J. Patrick Sutton Cases & Issues Blog

You can't escape HOA's even when you try!

I've been involved in a spate of cases where my clients purposely bought properties in subdivisions without mandatory HOA's, yet my clients STILL find themselves persecuted by HOA's!
What happens is that the same types of people who hijack mandatory HOA's and run them like petty tyrannies cannot abide living in a neighborhood without a local-local government (i.e., HOA) that they control. These folks go out and set up "River Bottom HOA" (or whatever) by forming a nonprofit corporation, then they start holding themselves out as "The HOA" governing the neighborhood. They set up websites, hold their elections, send out newsletters, drink Kool-Aid, etc., all as the "River Bottom HOA." Misleading? You bet. That's the point. It would take a 100% vote to amend the restrictive covenants to establish a mandatory HOA. Since many people buy in subdivisions without HOA's precisely because of the horror stories about what happens when HOA's run off the rails, these owners would never vote to implement one.

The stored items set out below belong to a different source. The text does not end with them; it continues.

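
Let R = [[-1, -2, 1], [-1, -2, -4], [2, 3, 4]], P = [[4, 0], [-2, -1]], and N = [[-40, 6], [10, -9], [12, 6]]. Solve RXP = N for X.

Left-multiply by R⁻¹ and right-multiply by P⁻¹: X = R⁻¹NP⁻¹.
det R = 5; the adjugate gives R⁻¹ = [[4/5, 11/5, 2], [-4/5, -6/5, -1], [1/5, -1/5, 0]].
det P = -4; the adjugate gives P⁻¹ = [[1/4, 0], [-1/2, -1]].
R⁻¹N = [[14, -3], [8, 0], [-10, 3]].
X = (R⁻¹N)P⁻¹ = [[5, 3], [2, 0], [-4, -3]].

X = [[5, 3], [2, 0], [-4, -3]]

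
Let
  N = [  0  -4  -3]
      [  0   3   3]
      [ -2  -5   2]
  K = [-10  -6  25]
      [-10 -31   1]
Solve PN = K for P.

P = [[-4, 1, 5], [-3, -6, 5]]

Right-multiplying both sides by N⁻¹ gives P = KN⁻¹.
det N = 6, so N⁻¹ = [[7/2, 23/6, -1/2], [-1, -1, 0], [1, 4/3, 0]].
P = KN⁻¹ = [[-10, -6, 25], [-10, -31, 1]] · [[7/2, 23/6, -1/2], [-1, -1, 0], [1, 4/3, 0]] = [[-4, 1, 5], [-3, -6, 5]].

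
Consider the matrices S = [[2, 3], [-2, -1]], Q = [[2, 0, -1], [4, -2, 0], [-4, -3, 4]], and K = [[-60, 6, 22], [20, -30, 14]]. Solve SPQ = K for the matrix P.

Isolating P: multiply by S⁻¹ from the left and Q⁻¹ from the right, so P = S⁻¹KQ⁻¹.
det S = 4; the adjugate gives S⁻¹ = [[-1/4, -3/4], [1/2, 1/2]].
det Q = 4; the adjugate gives Q⁻¹ = [[-2, 3/4, -1/2], [-4, 1, -1], [-5, 3/2, -1]].
S⁻¹K = [[0, 21, -16], [-20, -12, 18]].
P = (S⁻¹K)Q⁻¹ = [[-4, -3, -5], [-2, 0, 4]].

P = [[-4, -3, -5], [-2, 0, 4]]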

Now, a voluntary HOA is fine if it confines itself to being a social club or lobbying group, but certain sorts of people come along and aren't satisfied with that. The pattern I see is that "The HOA" has one or two prime-movers who use the money from the bake-sales to hire a lawyer to write threatening letters to neighbors whose activities the prime movers frown upon. These letters don't make clear that "The HOA" is completely bogus and illegitimate as a governing body for the neighborhood. Instead, the letters are full of corporate governance mumbo-jumbo and restrictive covenant buzzwords that sound legalistic and official -- and scary, since they're coming from a lawyer and therefore instantly call to mind "lawsuit."

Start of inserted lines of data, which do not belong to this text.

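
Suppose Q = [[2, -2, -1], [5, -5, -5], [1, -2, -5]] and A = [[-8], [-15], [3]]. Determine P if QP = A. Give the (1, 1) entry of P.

Since Q multiplies P on the left, P = Q⁻¹A.
Q has determinant -5; Q⁻¹ = [[-3, 8/5, -1], [-4, 9/5, -1], [1, -2/5, 0]].
P = Q⁻¹A = [[-3, 8/5, -1], [-4, 9/5, -1], [1, -2/5, 0]] · [[-8], [-15], [3]] = [[-3], [2], [-2]].

-3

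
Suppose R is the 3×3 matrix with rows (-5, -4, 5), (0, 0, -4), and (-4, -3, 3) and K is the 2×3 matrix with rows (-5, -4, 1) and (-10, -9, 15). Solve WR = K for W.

W = [[1, 1, 0], [6, 0, -5]]

Right-multiplying both sides by R⁻¹ gives W = KR⁻¹.
det R = -4, so R⁻¹ = [[3, 3/4, -4], [-4, -5/4, 5], [0, -1/4, 0]].
W = KR⁻¹ = [[-5, -4, 1], [-10, -9, 15]] · [[3, 3/4, -4], [-4, -5/4, 5], [0, -1/4, 0]] = [[1, 1, 0], [6, 0, -5]].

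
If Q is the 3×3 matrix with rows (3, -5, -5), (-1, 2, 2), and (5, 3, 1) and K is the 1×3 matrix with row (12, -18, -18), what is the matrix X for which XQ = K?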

Sometimes, the letters do directly threaten a lawsuit. I have seen these voluntary HOA's actually file lawsuits to enforce deed restrictions even though they have no standing to do so independently of the owners who comprise their membership. My position is that in a subdivision governed by restrictive covenants that do not authorize an HOA, only individual owners have standing to bring lawsuits to enforce the restrictive covenants. Thus, any bogus "HOA" corporation of which owners happen to be members, being a separate entity, would not have standing to bring suit because, quite simply, the corporation is not a lot owner given the power to do so by the restrictive covenants (unless there's a durable power of attorney that the owner executes in favor of the "HOA," or possibly if the "HOA" holds proxies). It would be no different if a homeowner started a donut company and claimed that the donut company could start suing neighbors for violations of the restrictive covenants.

Technicalities aside, I personally find it disturbing that a fellow lawyer, much less a homeowner, would write threatening letters that don't clarify the voluntary (i.e., bogus) nature of the HOA doing the threatening to homeowners in a non-HOA neighborhood. It smacks of bullying and scare tactics. I live to help people fight this nonsense. I personally have suffered (ulcers, sleepless nights) at the hands of "voluntary" neighborhood groups that have tried to dictate what my house should look like. And like my clients, I have had to pay real money to fight these control freaks, but fight them I did, and I won at City Hall, and I will keep fighting those sorts of people on behalf of people victimized by petty tyrants, narcissists, and busy-bodies.